Using special polymers, scientists are on trying to make an 'artificial nose'
gasmasks were first introduced during the First World War as precautionary measures for soldiers. And though weapons have become much smarter, advanced and lethal since then, gasmasks still remain where they were almost a century ago. Most gasmasks available today use one or several filters to purify the air the wearer breathes in. These might be acceptable in regular industrial circumstances where contaminated air is not a problem. But in situations that demand more stringent air purification, a biochemical weapons site for instance, these masks offer very little protection against minute germs and viruses.
Now, us -based scientists have developed 'intelligent' chemical gatekeepers that only admit certain types of molecules. These gatekeepers could soon find their way into gasmasks and better chemical weapons or pollution sensors. These new "access ports" will guide the target molecules to an inner compartment to be trapped and tagged.

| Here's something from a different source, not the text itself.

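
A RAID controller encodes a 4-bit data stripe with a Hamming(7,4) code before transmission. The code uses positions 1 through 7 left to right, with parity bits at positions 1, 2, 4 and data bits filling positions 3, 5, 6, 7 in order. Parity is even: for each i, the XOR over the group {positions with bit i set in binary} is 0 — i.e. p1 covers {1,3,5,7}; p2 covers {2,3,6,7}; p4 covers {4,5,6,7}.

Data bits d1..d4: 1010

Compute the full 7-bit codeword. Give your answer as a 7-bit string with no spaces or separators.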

The development was the achievement of Ken Suslick and his team at the University of Illinois, usa . Suslick and his team toyed with a curious substance called dendrimer. These are self-assembling polymers that branch out in different directions from a single molecule. The team attached these dendrimers to a porphyrin, an organic molecule with a metal binding site that can trap other substances.
Suslick's team has used zinc as the active metal site in their porphyrin. It functions quite like a haemoglobin molecule in the bloodstream containing iron for transporting oxygen in mammals. The dendrimers formed two types of access ports leading to the porphyrin binding site. One, shaped like a chimney, only lets in slender, thinner molecules. The other, cave-like, admits short, fat molecules. "We can choose between short fat molecules or long skinny ones," says Suslick. The porphyrins changed colour when they bound to their chosen targets, in the same way that haemoglobin turns red when it binds to oxygen and blue when oxygen is released, reported a recent issue of Journal of the American Chemical Society . How soon can the new technique be used commercially for safer, more accurate sensors? Right now, the team is working on 'artificial noses'. "It's the sort of thing you could use in the food industry, in the chemicals industry or as detectors for chemical warfare agents," says Suslick. He adds that when arranged in an array, the ports could be used to let in specific molecules -- a big help to any reaction that might require a catalyst.
The technique has impressed Jean Frechet, a dendrimer specialist at the University of California in Berkeley, usa . "They've shown that by using dendrimers in bulk, they can control what you let into the binding site," he says ( New Scientist , Vol 161, No 2169).